In the automotive industry, few technologies have spent longer in the “promising but peripheral” category than the head-up display. Yet as vehicles become increasingly software-defined - and as the cockpit itself evolves from a mechanical interface into a digital environment - the humble windshield is beginning to look less like passive glass and more like prime visual real estate.
That is the backdrop to this latest episode of Supplier Soundbytes from S&P Global Mobility, featuring Andy Travers, chief executive of Ceres Holographics. The company’s proposition is deceptively simple: rather than bolting ever more screens into the dashboard, embed holographic optical films directly into the windshield itself, turning the glass into part of the display architecture.

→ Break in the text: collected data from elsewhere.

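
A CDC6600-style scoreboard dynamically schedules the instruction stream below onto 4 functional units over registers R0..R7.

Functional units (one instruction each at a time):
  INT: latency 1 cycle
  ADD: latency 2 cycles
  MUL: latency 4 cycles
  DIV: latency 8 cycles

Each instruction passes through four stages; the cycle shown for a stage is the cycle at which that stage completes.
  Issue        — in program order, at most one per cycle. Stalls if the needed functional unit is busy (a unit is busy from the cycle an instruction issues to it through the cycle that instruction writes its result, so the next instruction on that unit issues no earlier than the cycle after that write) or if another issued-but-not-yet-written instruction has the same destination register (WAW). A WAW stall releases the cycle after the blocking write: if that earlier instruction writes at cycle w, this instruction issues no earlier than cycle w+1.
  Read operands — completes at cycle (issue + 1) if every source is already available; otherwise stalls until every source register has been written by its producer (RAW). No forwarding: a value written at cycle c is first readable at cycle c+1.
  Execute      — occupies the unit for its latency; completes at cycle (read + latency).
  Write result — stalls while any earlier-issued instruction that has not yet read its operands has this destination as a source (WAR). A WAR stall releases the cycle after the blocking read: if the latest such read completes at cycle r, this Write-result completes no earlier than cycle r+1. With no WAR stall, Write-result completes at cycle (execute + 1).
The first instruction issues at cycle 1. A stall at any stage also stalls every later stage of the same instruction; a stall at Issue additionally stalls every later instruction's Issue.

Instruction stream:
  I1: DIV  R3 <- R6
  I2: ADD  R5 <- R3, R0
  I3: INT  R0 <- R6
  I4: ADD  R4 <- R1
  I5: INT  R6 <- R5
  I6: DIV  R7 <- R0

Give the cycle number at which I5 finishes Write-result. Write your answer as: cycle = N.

cycle = 20

t=1  I1 issues→DIV
t=2  I1 reads, I2 issues→ADD
t=3  I3 issues→INT
t=4  I3 reads
t=5  I3 exec-done
t=10  I1 exec-done
t=11  I1 writes R3
t=12  I2 reads
t=13  I3 writes R0
t=14  I2 exec-done
t=15  I2 writes R5
t=16  I4 issues→ADD
t=17  I4 reads, I5 issues→INT
t=18  I5 reads, I6 issues→DIV
t=19  I4 exec-done, I5 exec-done, I6 reads
t=20  I4 writes R4, I5 writes R6
t=27  I6 exec-done
t=28  I6 writes R7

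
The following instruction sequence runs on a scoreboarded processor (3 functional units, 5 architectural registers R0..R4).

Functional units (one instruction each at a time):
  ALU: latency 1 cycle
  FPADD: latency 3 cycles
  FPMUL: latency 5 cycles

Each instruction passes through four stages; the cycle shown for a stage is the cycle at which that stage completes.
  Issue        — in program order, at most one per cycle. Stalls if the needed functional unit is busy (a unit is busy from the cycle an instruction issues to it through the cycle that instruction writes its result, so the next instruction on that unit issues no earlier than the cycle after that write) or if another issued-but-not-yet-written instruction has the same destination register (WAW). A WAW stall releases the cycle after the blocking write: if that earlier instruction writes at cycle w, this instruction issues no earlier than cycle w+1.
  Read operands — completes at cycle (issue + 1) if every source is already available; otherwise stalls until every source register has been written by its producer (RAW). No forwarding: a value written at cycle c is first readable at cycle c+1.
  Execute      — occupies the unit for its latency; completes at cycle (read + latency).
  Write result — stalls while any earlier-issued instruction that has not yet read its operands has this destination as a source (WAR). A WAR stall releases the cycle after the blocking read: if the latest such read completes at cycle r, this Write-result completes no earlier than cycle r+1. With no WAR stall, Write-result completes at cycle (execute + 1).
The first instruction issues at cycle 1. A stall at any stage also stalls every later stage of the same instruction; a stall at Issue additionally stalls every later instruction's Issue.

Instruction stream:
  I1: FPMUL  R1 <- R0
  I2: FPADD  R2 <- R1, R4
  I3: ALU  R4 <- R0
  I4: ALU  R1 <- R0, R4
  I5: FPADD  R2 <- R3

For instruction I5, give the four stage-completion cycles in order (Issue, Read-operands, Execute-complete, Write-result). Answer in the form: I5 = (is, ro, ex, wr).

t=1  I1 issues→FPMUL
t=2  I1 reads; I2 issues→FPADD
t=3  I3 issues→ALU
t=4  I3 reads
t=5  I3 exec-done
t=7  I1 exec-done
t=8  I1 writes R1
t=9  I2 reads
t=10  I3 writes R4
t=11  I4 issues→ALU
t=12  I2 exec-done; I4 reads
t=13  I2 writes R2; I4 exec-done
t=14  I4 writes R1; I5 issues→FPADD
t=15  I5 reads
t=18  I5 exec-done
t=19  I5 writes R2

I5 = (14, 15, 18, 19)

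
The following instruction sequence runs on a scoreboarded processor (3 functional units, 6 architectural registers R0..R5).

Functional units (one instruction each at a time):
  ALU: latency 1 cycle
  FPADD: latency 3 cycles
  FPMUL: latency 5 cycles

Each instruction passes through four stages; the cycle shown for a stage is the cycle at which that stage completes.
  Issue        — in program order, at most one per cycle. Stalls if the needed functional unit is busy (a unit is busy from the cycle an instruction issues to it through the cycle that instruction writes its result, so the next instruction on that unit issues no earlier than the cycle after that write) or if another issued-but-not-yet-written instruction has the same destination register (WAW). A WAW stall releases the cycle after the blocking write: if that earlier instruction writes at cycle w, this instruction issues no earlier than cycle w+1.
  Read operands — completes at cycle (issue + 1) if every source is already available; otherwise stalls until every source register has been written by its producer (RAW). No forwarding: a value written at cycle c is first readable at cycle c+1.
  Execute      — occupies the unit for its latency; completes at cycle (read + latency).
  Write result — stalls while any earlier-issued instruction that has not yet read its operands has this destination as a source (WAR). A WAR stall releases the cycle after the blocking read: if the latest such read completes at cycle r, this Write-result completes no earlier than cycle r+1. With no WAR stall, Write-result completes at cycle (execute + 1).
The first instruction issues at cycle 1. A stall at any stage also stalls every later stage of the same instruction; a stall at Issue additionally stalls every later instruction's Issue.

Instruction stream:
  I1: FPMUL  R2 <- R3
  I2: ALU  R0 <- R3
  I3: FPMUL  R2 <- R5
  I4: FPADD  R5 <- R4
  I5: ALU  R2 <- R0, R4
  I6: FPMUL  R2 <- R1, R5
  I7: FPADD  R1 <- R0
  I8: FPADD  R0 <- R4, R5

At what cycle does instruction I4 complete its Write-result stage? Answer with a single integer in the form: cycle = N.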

The implications, however, are rather larger than another iteration of the conventional head-up display. Travers argues that legacy HUD systems have reached something close to their functional ceiling, constrained as much by limited user experience as by hardware. The next phase, he suggests, will depend less on projecting more information and more on deciding which information matters — and when.
The conversation ranges from the misuse of the term “holographic” to the practical realities of integrating optical films into automotive glass supply chains. But beneath the technical detail sits a broader strategic question for carmakers: if the windshield becomes a dynamic digital surface, who controls the value - the optics specialists enabling the display, or the software platforms determining the experience?
For OEMs, the message is clear. The technology may now be ready. The industry’s imagination, perhaps, is still catching up.